Public transport: Plans for smart signalling systems scaled down

Published: March 11, 2012

High-tech signals and sensors to be restricted to special bus track. PHOTO: PPI/FILE

LAHORE: 

The government’s plans to install high-tech cameras and sensors around Lahore to develop an Intelligent Transportation System (ITS) are to be scaled down and restricted to just the route of the Bus Rapid Transit (BRT) system for now, The Express Tribune has learnt.

Workers are currently preparing a special bus-only lane for the first phase of the BRT from Gajju Matta to Kalma Chowk on Ferozepur Road and it is scheduled to be operational by May.

Sources at a meeting some 10 days ago of stakeholders in the two projects   including the Traffic Engineering and Planning Agency (TEPA), the Lahore Transport Company (LTC) and the Planning and Development (PD) Department – said that PD Board Chairman Javed Aslam had expressed reservations at the cost of the ITS and TEPA had been unable to convince him as to its need.

Mazhar Hussain Khan, project director for the BRT and ITS and the director for engineering construction in TEPA, said that the ITS project was still being considered and had not been shelved, as suggested by some media reports. “Planning and Development has not shown any reservations about the project,” he said. “It’s an expensive project so TEPA will provide complete details of it to the department before they decide the fate of the ITS.”

Earlier, Khan had told The Express Tribune that work on the ITS would begin on March 5 and Rs4 billion would be spent on it in the first year. It envisaged the installation of cameras, sensors and LCD screens at 150 junctions, all operated from and monitored at a control centre, to improve traffic management, catch traffic violators and improve security.

Uzair Shah, the general manager for infrastructure at the LTC, said that the Planning and Development Department had expressed concerns about the cost of the ITS, but had sought a detailed presentation on setting up cameras and sensors for the BRT.

“Smart systems are essential for the BRT as it ensures the bus will always get a green signal. The Planning and Development Department is apparently ready to fund third generation smart signalling systems for the BRT,” he said.

If the high tech signalling system is not ready by the time the initial BRT track is finished in May, the LTC will depute around 18 officers to junctions where the bus-lane intersects regular traffic to ensure that the buses are not stuck at signals, he added.

Shah said that the ITS would help save money in the long run. If the ITS meant each vehicle in Lahore was spending one minute less at traffic signals every day, it would amount to Rs1 billion in savings from fuel costs in one year, he said.

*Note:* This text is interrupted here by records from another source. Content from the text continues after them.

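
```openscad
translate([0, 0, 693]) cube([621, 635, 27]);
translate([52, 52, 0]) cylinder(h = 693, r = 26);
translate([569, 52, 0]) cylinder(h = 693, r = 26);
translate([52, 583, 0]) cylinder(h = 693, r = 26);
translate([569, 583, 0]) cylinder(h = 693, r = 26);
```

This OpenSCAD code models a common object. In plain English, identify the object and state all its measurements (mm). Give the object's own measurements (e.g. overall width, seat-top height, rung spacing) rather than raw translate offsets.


A table: top 621 mm (x) × 635 mm (y), 27 mm thick, upper face at z = 720 mm, on four round legs of 52 mm diameter, each leg's bounding box inset 26 mm from the nearest pair of top edges from z = 0 to the bottom of the top.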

He said work on the next BRT track would start in May and it would be from Shahdara to Data Darbar, a distance of around eight kilometres, on Ravi Road. He said that it took a vehicle travelling in regular traffic around 30 minutes to get to Kalma Chowk from Kahna. A bus travelling on the BRT at 27km per hour would cover the distance in about 18 minutes, he said.

Shah said that the LTC planned to run 120 buses on the BRT from the start of operations in May. He said 10 articulated buses – elongated buses with two sections linked by a pivoting joint – would be operated on the route once the entire track is finished, probably in December.

The LTC will introduce special travel cards – the Lahore Chal Card – with help from the Punjab IT Board for the new bus system, Shah said. The e-cards would be available for weekly or monthly travel or for specific journeys.

The PD Board chairman was unavailable for comment.

Published in The Express Tribune, March 11th, 2012.